Modification. We may modify this Agreement at any time.  If we do, we will promptly make the modified Agreement available to you on our website, through the Services, or by other reasonable means.  Your continued use of the Services after modification constitutes acceptance of the modified Agreement.

Force Majeure.  We shall not have any liability for any failure to perform obligations under this Agreement if such failure is caused by fire, flood, natural disaster, epidemic, pandemic, act of God, strike, civil unrest, riot, insurrection, revolution, war, terrorism, lack or failure of suppliers or transportation facilities, failure of utilities or telecommunications, failure of third party software, law or governmental regulation or other cause or event which is of a magnitude or a type beyond the reasonable control of Company or such other party.

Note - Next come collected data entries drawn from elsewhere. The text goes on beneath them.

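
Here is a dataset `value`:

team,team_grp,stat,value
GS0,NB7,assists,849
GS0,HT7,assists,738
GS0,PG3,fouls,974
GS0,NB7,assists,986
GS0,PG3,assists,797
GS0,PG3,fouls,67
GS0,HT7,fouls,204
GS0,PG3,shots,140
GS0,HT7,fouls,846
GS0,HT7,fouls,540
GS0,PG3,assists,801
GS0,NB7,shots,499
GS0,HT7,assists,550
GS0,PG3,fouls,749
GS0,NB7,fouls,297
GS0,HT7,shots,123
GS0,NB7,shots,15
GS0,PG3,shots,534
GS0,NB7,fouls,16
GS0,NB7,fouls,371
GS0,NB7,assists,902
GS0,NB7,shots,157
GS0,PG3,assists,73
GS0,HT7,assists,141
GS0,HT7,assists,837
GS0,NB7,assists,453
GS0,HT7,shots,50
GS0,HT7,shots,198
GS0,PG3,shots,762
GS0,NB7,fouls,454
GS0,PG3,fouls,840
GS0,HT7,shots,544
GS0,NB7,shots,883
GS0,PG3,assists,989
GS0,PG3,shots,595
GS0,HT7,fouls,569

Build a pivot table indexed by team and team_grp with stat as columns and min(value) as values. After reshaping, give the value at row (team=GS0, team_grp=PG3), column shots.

Rows with team=GS0, team_grp=PG3 and stat=shots: value values are 140, 534, 762, 595.
min(140, 534, 762, 595) = 140.

140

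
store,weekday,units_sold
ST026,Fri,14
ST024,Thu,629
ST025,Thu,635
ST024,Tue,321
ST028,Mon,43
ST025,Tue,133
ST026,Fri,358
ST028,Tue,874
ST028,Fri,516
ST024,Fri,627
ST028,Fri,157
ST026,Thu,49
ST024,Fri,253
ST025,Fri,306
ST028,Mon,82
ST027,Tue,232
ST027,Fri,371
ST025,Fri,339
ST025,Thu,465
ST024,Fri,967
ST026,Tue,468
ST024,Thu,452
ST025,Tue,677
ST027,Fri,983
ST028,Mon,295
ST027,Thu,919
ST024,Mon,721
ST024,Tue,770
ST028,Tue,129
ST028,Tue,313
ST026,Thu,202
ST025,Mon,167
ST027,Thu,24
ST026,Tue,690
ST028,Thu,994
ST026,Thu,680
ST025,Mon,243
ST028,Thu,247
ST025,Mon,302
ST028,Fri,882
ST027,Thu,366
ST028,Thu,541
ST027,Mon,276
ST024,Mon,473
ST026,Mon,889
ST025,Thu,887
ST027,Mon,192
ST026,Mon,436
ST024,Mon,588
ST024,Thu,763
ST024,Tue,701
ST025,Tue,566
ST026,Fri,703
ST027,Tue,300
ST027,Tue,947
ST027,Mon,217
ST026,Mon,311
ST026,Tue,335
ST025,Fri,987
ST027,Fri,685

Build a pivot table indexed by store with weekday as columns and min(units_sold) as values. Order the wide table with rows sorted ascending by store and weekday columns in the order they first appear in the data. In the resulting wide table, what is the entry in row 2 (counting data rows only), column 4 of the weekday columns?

167

With rows sorted ascending by store, row 2 is store=ST025. weekday columns in first-appearance order: Fri, Thu, Tue, Mon; column 4 is Mon.
Long rows with store=ST025, weekday=Mon: min(167, 243, 302) = 167.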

Last Modified: 11-21-2023.

SERVICE SPECIFIC TERMS – STATKEEPER

  1. Description

This portion of the Services (the “Statkeeper Services”) may allow authorized Users to do the following:

  • Tournament managers or their authorized designees
    • Keep and review statistics for seven-on-seven football games; and
    • Broadcast seven-on-seven football tournaments and games;
  • Other Users
    • Watch broadcasted tournament and games via livestream;
    • Post, like, dislike, and comment upon photographs; and
    • Post video clips to certain areas of our mobile application.
  1. Restrictions

The following restrictions apply to your use of the Statkeeper Services, in addition the restrictions and provisions of the Agreement:

  • Users will not use the Statkeeper Services except as expressly authorized above (e.g., Users not specifically authorized by tournament managers will not broadcast games via the Statkeeper Services);
  • Users will not use the Statkeeper Services to post or publish misleading content; and
  • Users will refrain from using the Statkeeper Services in a harassing or obscene manner.
  1. Interpretation.

Nothing in these Service-specific terms is intended to conflict with the Agreement, and these Service-specific terms shall be interpreted to avoid conflict to the greatest extent possible under governing law.